Nancy Baldwin Carter, BA, M Ed Psych, Omaha, Nebraska, is a polio survivor, a writer, and is founder and former director of Nebraska Polio Survivors Association.
“You just don’t get it,” she said.
My friend was accusing me of having “no idea what it’s like to be handicapped.” No milk of human kindness coursing through my veins, apparently. No empathy.
In a sense, she’s right. Never mind that I spent a year in hospitals, fighting my way out of total paralysis when I was a kid. Haven’t raised my right arm since. Haven’t had a neck that could hold up my head. Never mind. And post-polio paralysis increasingly riddling my body for the past four decades. Never mind.
When the high school principal at my first teaching job, unaware that he was being politically incorrect, told me I was the most normal cripple he’d ever seen, I knew he meant to compliment me. Odd, I thought, that he would think of me as a cripple. I saw me as a teacher. A good one, too. And a daughter, a sibling. And a friend. But I never thought of myself as a cripple—or even a person with disabilities.
Of course I know I have physical limitations. Nobody with a body as erratically functional as mine could miss the fact that often it’s not working well. So what? I always get the job done. One way or another.
The thing is, we don’t all think alike. Certainly not my friend and I. My disability seems normal to me; it’s simply the way I am—it’s me. Not non-disabled, but me. So my arm doesn’t work. How does that feel? Well, after sixty-two years of this, it feels normal. Does my disability seem normal to her? Probably not. Am I in denial merely because I don’t think of me as she does? Hardly.

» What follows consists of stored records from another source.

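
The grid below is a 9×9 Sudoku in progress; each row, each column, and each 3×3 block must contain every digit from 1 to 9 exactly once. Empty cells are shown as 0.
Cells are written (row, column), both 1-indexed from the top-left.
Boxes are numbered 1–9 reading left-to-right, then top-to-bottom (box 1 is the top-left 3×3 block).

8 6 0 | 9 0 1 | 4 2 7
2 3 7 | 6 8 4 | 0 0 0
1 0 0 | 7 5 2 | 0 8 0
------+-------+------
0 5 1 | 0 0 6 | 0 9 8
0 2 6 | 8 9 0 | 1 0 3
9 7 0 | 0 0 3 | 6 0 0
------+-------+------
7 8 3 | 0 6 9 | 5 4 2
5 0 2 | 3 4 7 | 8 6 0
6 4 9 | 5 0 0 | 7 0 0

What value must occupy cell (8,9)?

Cell (8,9) itself could take any of {1, 9} by direct elimination.
Consider where 9 can go in box 9.
(9,8) is out (row 9 already has a 9).
(9,9) is out (row 9 already has a 9).
So the only cell in box 9 that can hold 9 is (8,9).
Therefore (8,9) = 9.

9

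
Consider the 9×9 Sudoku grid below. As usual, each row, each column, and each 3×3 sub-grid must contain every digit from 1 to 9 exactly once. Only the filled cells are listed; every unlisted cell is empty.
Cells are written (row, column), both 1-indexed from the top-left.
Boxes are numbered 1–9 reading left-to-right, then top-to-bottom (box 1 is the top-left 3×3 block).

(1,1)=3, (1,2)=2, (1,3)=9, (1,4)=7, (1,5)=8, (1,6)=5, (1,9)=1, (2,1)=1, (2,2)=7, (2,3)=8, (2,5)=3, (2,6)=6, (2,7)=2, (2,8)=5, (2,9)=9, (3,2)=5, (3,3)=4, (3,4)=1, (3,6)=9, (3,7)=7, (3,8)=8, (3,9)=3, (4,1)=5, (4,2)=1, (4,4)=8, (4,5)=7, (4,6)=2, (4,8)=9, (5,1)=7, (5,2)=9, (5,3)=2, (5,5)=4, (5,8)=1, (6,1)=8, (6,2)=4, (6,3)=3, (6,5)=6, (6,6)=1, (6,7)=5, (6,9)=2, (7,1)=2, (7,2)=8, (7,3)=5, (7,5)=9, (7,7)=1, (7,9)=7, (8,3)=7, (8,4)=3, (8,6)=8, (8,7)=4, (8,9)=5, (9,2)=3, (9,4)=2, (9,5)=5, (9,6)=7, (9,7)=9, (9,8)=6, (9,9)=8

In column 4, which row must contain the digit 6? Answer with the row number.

Consider where 6 can go in column 4.
(2,4) is out (row 2 already has a 6).
(5,4) is out (box 5 already has a 6).
(6,4) is out (row 6 already has a 6).
So the only cell in column 4 that can hold 6 is (7,4).
That is row 7.

7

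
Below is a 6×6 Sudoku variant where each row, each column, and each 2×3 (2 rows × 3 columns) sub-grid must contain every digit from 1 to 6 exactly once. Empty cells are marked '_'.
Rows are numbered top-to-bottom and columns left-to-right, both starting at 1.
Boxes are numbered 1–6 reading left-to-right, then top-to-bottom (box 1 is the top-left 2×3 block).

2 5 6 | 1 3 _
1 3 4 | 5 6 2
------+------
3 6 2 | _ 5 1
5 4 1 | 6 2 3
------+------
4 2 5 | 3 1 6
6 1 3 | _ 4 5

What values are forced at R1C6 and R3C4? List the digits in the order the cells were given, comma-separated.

4,4

For R1C6:
  Row 1 already contains {1, 2, 3, 5, 6}.
  Column 6 already contains {1, 2, 3, 5, 6}.
  Its 2×3 block (box 2) already contains {1, 2, 3, 5, 6}.
  The only value from 1–6 not eliminated is 4, so R1C6 = 4.
For R3C4:
  Row 3 already contains {1, 2, 3, 5, 6}.
  Column 4 already contains {1, 3, 5, 6}.
  Its 2×3 block (box 4) already contains {1, 2, 3, 5, 6}.
  The only value from 1–6 not eliminated is 4, so R3C4 = 4.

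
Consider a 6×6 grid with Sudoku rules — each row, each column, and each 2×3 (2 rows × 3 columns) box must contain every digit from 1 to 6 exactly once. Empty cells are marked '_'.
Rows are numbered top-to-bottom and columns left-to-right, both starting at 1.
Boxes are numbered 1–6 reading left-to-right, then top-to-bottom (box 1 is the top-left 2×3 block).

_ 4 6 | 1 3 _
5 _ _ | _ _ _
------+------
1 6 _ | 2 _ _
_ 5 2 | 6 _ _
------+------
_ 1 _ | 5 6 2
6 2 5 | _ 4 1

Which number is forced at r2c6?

Cell r2c6 itself could take any of {4, 6} by direct elimination.
Consider where 6 can go in box 2.
r1c6 is out (row 1 already has a 6).
r2c4 is out (column 4 already has a 6).
r2c5 is out (column 5 already has a 6).
So the only cell in box 2 that can hold 6 is r2c6.
Therefore r2c6 = 6.

6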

So what is it like to be handicapped? Our answers are shaped by our personal experiences, our philosophies—to her it’s one thing, to me, another. Both valid. How I feel inside about disability does not necessarily have to reflect the condition of my body.

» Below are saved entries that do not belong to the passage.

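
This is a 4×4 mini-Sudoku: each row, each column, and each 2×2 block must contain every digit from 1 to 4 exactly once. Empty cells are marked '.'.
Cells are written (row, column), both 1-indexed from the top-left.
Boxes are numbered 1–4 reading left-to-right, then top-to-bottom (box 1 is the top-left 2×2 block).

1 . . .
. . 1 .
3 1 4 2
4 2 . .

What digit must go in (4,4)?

Cell (4,4) itself could take any of {1, 3} by direct elimination.
Consider where 1 can go in column 4.
(1,4) is out (row 1 already has a 1).
(2,4) is out (row 2 already has a 1).
So the only cell in column 4 that can hold 1 is (4,4).
Therefore (4,4) = 1.

1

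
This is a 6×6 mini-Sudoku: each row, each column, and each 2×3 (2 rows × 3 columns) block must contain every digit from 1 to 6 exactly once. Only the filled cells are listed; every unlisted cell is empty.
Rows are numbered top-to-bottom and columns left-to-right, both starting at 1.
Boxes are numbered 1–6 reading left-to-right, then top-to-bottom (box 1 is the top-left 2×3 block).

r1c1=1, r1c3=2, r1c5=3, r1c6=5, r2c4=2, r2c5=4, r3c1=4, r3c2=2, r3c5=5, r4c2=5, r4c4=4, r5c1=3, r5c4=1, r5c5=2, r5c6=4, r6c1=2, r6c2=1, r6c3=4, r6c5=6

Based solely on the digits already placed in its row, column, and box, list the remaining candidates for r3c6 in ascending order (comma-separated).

Row 3 already contains {2, 4, 5}.
Column 6 already contains {4, 5}.
Its 2×3 block (box 4) already contains {4, 5}.
Removing those from 1–6 leaves {1, 3, 6} as the candidates for r3c6.

1,3,6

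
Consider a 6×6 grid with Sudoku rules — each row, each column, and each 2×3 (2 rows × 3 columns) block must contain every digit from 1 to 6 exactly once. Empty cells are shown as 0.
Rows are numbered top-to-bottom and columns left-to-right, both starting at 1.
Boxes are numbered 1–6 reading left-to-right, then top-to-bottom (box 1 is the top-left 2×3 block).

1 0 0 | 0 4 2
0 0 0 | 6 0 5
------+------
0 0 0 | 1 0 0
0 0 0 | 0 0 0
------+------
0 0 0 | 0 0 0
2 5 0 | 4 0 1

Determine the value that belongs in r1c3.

Cell r1c3 itself could take any of {3, 5, 6} by direct elimination.
Consider where 5 can go in row 1.
r1c2 is out (column 2 already has a 5).
r1c4 is out (box 2 already has a 5).
So the only cell in row 1 that can hold 5 is r1c3.
Therefore r1c3 = 5.

5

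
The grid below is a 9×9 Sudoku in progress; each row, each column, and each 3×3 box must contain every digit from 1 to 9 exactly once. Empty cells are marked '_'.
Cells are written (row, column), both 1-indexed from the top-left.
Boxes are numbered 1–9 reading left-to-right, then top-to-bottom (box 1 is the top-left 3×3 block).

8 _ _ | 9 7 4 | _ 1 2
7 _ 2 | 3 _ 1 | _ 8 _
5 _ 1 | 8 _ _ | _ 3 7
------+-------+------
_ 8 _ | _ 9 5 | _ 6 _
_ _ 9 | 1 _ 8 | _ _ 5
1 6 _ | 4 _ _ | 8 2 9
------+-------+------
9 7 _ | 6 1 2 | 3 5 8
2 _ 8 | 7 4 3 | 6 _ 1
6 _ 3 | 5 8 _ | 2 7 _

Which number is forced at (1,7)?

5

Row 1 already contains {1, 2, 4, 7, 8, 9}.
Column 7 already contains {2, 3, 6, 8}.
Its 3×3 block (box 3) already contains {1, 2, 3, 7, 8}.
The only value from 1–9 not eliminated is 5, so (1,7) = 5.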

Years ago I had a doctor who berated me for suggesting that my pain and weakness could be polio-related. “Nonsense,” he said. “I had polio when I was in medical school and nothing like that is happening to me.” He wrote the name of a shrink on a prescription pad and said, “Here. This will help you.” Adios, doc.

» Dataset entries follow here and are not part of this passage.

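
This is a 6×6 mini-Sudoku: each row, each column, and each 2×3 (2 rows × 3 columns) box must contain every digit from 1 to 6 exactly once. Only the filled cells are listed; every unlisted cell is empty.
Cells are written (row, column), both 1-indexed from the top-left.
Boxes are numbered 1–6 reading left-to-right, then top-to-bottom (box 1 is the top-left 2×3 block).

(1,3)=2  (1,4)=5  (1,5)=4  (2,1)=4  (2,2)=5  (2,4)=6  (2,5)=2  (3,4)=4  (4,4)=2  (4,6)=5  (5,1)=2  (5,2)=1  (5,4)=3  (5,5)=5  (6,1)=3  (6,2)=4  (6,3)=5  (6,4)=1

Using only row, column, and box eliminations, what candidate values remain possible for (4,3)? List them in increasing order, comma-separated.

1,3,4,6

Row 4 already contains {2, 5}.
Column 3 already contains {2, 5}.
Its 2×3 block (box 3) already contains {}.
Removing those from 1–6 leaves {1, 3, 4, 6} as the candidates for (4,3).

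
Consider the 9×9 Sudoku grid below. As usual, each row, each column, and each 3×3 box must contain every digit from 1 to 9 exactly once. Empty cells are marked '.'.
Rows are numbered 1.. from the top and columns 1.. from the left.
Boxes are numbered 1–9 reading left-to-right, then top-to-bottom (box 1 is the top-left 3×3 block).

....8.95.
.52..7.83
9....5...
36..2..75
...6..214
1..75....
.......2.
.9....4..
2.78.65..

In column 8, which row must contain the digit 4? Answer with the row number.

Consider where 4 can go in column 8.
row 6, column 8 is out (box 6 already has a 4).
row 8, column 8 is out (row 8 already has a 4).
row 9, column 8 is out (box 9 already has a 4).
So the only cell in column 8 that can hold 4 is row 3, column 8.
That is row 3.

3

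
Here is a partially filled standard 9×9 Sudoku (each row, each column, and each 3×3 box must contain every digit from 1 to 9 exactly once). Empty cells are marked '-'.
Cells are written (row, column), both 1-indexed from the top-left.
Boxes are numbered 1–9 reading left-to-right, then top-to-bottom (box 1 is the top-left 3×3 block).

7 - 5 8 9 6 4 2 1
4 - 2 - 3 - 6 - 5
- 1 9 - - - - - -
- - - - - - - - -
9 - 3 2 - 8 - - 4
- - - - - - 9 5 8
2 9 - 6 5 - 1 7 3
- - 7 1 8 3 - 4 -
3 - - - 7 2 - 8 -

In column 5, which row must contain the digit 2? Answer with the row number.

Consider where 2 can go in column 5.
(4,5) is out (box 5 already has a 2).
(5,5) is out (row 5 already has a 2).
(6,5) is out (box 5 already has a 2).
So the only cell in column 5 that can hold 2 is (3,5).
That is row 3.

3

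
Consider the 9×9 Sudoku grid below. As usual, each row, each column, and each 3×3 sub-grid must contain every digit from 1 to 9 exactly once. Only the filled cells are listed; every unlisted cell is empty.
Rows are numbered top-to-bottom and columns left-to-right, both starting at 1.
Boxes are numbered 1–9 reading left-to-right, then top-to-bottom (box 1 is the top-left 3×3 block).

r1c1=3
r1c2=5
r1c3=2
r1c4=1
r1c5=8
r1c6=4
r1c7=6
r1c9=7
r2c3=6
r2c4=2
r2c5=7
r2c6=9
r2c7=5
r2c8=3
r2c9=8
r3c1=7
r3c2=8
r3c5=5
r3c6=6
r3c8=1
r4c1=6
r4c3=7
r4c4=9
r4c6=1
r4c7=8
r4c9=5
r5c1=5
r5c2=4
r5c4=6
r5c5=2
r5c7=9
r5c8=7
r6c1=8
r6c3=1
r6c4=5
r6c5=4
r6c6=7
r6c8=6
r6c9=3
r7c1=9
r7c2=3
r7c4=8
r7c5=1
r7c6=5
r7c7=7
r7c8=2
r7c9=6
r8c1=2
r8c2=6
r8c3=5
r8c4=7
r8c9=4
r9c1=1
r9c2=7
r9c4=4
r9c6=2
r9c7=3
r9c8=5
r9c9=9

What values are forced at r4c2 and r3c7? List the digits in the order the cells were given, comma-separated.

For r4c2:
  Row 4 already contains {1, 5, 6, 7, 8, 9}.
  Column 2 already contains {3, 4, 5, 6, 7, 8}.
  Its 3×3 block (box 4) already contains {1, 4, 5, 6, 7, 8}.
  The only value from 1–9 not eliminated is 2, so r4c2 = 2.
For r3c7:
  Consider where 4 can go in column 7.
  r6c7 is out (row 6 already has a 4).
  r8c7 is out (row 8 already has a 4).
  So the only cell in column 7 that can hold 4 is r3c7.
  So r3c7 = 4.

2,4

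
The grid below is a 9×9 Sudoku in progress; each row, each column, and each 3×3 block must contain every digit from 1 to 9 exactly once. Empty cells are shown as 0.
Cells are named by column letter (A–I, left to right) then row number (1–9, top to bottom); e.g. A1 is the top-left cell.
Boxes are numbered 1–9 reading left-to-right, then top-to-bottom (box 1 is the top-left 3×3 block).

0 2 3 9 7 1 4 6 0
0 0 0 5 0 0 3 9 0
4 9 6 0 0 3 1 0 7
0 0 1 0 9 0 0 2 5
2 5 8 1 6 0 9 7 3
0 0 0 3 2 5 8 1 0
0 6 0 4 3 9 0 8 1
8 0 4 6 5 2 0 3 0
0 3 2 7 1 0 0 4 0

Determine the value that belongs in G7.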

Some time later, he ran into my husband at the library. He was retiring, he said, stepping down because he was undergoing symptoms of post-polio syndrome. He apologized. He had seen the light. A bit of revised thinking when it became his dysfunction. Was he learning what it’s like to be handicapped?
Obviously having had polio did not make this man a better “polio” doctor. But I cannot forget that the most amazingly knowledgeable and wonderfully understanding polio doctors in my life were not polio survivors. Did they know how it felt to be handicapped? Does it matter?
Here’s what matters to me: I want independence. I want to be the one to decide. I want to do what I can do. I want to accept me as I am and love the life I live. It’s an attitude. A state of mind.
Do I know what it’s like to be handicapped? Define handicapped.